Correct me, I'm wrong

Naive rantings

Machine learning terminology is a mess

June 13, 2021 — ~nfg

Here, I nitpick and whine about things that are really quite alright. This is catharsis, not commentary.

From the glossary of a google ML course:

Embedding:

A categorical feature represented as a continuous-valued feature. Typically, an embedding is a translation of a high-dimensional vector into a low-dimensional space.

Ignoring the fact that this description is a little prohibitive to a someone not learned in vector maths, this just sounds like an Encoding, no?
It’s just a different representation of the same data, we arent Embedding anything into anything else really, just reformatting the same stuff.

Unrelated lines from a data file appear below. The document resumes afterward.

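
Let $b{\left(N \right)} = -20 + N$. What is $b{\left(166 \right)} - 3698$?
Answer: $-3552$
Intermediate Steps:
$b{\left(166 \right)} - 3698 = \left(-20 + 166\right) - 3698 = 146 - 3698 = -3552$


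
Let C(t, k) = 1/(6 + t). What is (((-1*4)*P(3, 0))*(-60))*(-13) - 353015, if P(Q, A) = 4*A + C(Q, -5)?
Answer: -1060085/3 ≈ -3.5336e+5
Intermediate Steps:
P(Q, A) = 1/(6 + Q) + 4*A (P(Q, A) = 4*A + 1/(6 + Q) = 1/(6 + Q) + 4*A)
(((-1*4)*P(3, 0))*(-60))*(-13) - 353015 = (((-1*4)*((1 + 4*0*(6 + 3))/(6 + 3)))*(-60))*(-13) - 353015 = (-4*(1 + 4*0*9)/9*(-60))*(-13) - 353015 = (-4*(1 + 0)/9*(-60))*(-13) - 353015 = (-4/9*(-60))*(-13) - 353015 = (-4*⅑*(-60))*(-13) - 353015 = -4/9*(-60)*(-13) - 353015 = (80/3)*(-13) - 353015 = -1040/3 - 353015 = -1060085/3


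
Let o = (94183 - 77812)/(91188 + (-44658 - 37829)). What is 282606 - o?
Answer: 2458938435/8701 ≈ 2.8260e+5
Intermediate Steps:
o = 16371/8701 (o = 16371/(91188 - 82487) = 16371/8701 ≈ 1.8815)
282606 - o = 282606 - 1*16371/8701 = 282606 - 16371/8701 = 2458938435/8701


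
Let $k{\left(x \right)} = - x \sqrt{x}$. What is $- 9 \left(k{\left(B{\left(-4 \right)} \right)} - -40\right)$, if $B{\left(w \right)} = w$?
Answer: $-360 - 72 i \approx -360.0 - 72.0 i$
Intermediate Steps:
$k{\left(x \right)} = - x^{\frac{3}{2}}$
$- 9 \left(k{\left(B{\left(-4 \right)} \right)} - -40\right) = - 9 \left(- \left(-4\right)^{\frac{3}{2}} - -40\right) = - 9 \left(- \left(-8\right) i + 40\right) = - 9 \left(8 i + 40\right) = - 9 \left(40 + 8 i\right) = -360 - 72 i$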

Query: (also known as Context)

The information a system uses to make a reccomendation.

Huh? I thought a query was an action, like “I queried so and so with this question”.
Here it’s used to describe plain old data. “Also known as Context” Yea context is better but wow is “Context” an overused word in tech. The number of times I had to deal with some amourphous, abstracted “Context” while coding is too many to count.
(I really dislike the “Context” abstraction, it can mean anything! What’s in memory? Whats on disk? What async calls are waiting? What other processes are running? What sockets are open? AAARGH!)


Oh and don’t get me started on “training”, “testing” and “validation” data.

Again, this is all whining for the sake of whining, and really doesn’t bother me enough to write any more than a paragraph on, but machine-learning vernacular could really use a good refactoring.

tags: terminology, machine-learning, whine-posting